La Russie se fiche de la Cour Européenne des Droits de l’Homme

Après que la Cour Européenne des Droits de l’Homme ait sommé la Russie de libérer immédiatement Alexej Navalny, Moscou a donné sa réponse : Njet.

La Russie n'entend pas libérer Alexej Navalny - que feront les institutions européennes ? Foto: Evgeny Feldman / Wikimedia Commons / CC-BY-SA 4.0int

(KL) – Il est rare que la Cour Européenne des Droits de l’Homme (CEDH) à Strasbourg prenne des décisions en référé. Mais dans le cas de l’opposant russe Alexej Navalny, elle a fait une exception en sommant la Russie de libérer immédiatement l’opposant de Poutine, arguant que sa vie était en danger. Après la tentative d’assassinat de Navalny, dont l’implication des services secrets russes ne peut pas être exclue, la CEDH a estimé nécessaire d’intervenir immédiatement. Seul problème : la Russie n’entend pas respecter ce jugement.
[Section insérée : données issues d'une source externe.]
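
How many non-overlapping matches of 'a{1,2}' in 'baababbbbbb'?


Pattern 'a{1,2}' matches between 1 and 2 consecutive a's (greedy).
String: 'baababbbbbb'
Finding runs of a's and applying greedy matching:
  Run at pos 1: 'aa' (length 2)
  Run at pos 4: 'a' (length 1)
Matches: ['aa', 'a']
Count: 2

2


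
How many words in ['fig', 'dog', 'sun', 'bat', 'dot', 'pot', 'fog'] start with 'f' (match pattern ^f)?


Pattern ^f anchors to start of word. Check which words begin with 'f':
  'fig' -> MATCH (starts with 'f')
  'dog' -> no
  'sun' -> no
  'bat' -> no
  'dot' -> no
  'pot' -> no
  'fog' -> MATCH (starts with 'f')
Matching words: ['fig', 'fog']
Count: 2

2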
Il y a deux semaines, suite au retour de Navalny de Berlin où sa vie avait été sauvée après l’empoisonnement subi lors d’un vol entre Omsk et Moscou, Navalny avait été condamné à 3,5 ans d’emprisonnement dans un goulag, pour avoir violé les conditions d’un sursis dont il faisait l’objet. Peu étonnant qu’il n’ait pas pu respecter ces conditions – suite à la tentative de meurtre, il avait été soigné à La Charité, le célèbre hôpital berlinois. Entre la vie et la mort et dans un coma profond, Navalny n’était pas en mesure de remplir ses obligations dans le cadre de son sursis. Le procès, très critiqué à l’échelle internationale, était une farce, un procès politique.
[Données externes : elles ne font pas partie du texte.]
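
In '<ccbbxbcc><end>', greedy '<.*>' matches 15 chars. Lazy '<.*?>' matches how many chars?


Greedy '<.*>' tries to match as MUCH as possible.
Lazy '<.*?>' tries to match as LITTLE as possible.

String: '<ccbbxbcc><end>'
Greedy '<.*>' starts at first '<' and extends to the LAST '>': '<ccbbxbcc><end>' (15 chars)
Lazy '<.*?>' starts at first '<' and stops at the FIRST '>': '<ccbbxbcc>' (10 chars)

10


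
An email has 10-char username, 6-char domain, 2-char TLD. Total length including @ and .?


An email address has format: username@domain.tld
Username length: 10
'@' character: 1
Domain length: 6
'.' character: 1
TLD length: 2
Total = 10 + 1 + 6 + 1 + 2 = 20

20


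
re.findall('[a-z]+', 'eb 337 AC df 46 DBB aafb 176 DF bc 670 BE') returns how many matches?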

La cour strasbourgeoise, qui avait déjà vivement critiqué le procès contre Navalny en 2017 (et qui avait conduit à une peine avec sursis – le sursis dont Navalny ne pouvait pas respecter les conditions en vue de son état), a donc demandé à la Russie de libérer immédiatement l’opposant du Kremlin, mais seulement quelques heures après cette demande, le ministre de la justice russe Konstantin Tchouitchenko l’a refusé, estimant qu’il n’y avait « pas de fond juridique » à la démarche de la CEDH. En plus, il a vivement critiqué « l’ingérence grossière » de la cour dans les affaires de son pays.
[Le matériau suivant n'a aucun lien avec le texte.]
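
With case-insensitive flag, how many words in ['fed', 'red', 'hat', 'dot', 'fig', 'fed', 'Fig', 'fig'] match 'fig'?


Case-insensitive matching: compare each word's lowercase form to 'fig'.
  'fed' -> lower='fed' -> no
  'red' -> lower='red' -> no
  'hat' -> lower='hat' -> no
  'dot' -> lower='dot' -> no
  'fig' -> lower='fig' -> MATCH
  'fed' -> lower='fed' -> no
  'Fig' -> lower='fig' -> MATCH
  'fig' -> lower='fig' -> MATCH
Matches: ['fig', 'Fig', 'fig']
Count: 3

3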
Cela pose un grand problème pour la CEDH et le Conseil de l’Europe dont dépend la cour. En principe, la Russie, signataire de la « Convention Européenne de Sauvegarde des Droits de l’Homme et des Libertés fondamentales », doit respecter les décisions de la CEDH et normalement, elle s’y conforme aussi. Mais en ce qui concerne Navalny, la Russie n’entend pas donner suite à cette décision, ce qui mettra le Conseil de l’Europe devant la délicate tâche de devoir sanctionner la Russie. Mais comment faire respecter une telle décision dans un pays qui refuse de s’y conformer ?

Il ne faut pas rêver – la demande de la CEDH n’est guère plus qu’un soutien moral pour Navalny. Le président du comité juridique du parlement russe, Michail Emeljanov a remis une couche en rappelant la nouvelle constitution de la Russie qui stipule qu’en Russie, le droit national prime sur le droit international.

Si l’engagement européen pour Alexej Navalny est tout à fait honorable, on se pose toujours la question pourquoi cette même Europe n’a entrepris aucune démarché similaire pour faire libérer le lanceur d‘alerte Julian Assange qui est toujours détenu et torturé en Grande Bretagne. Mais visiblement, les institutions européennes arrivent plus facilement à condamner les violations des Droits de l’Homme en Russie qu’en Grande Bretagne. Le silence coupable de l’Union Européenne dans le dossier de Julian Assange décrédibilise malheureusement la démarche concernant Alexej Navalny, une démarche qui du coup, est également plus politique que juridique.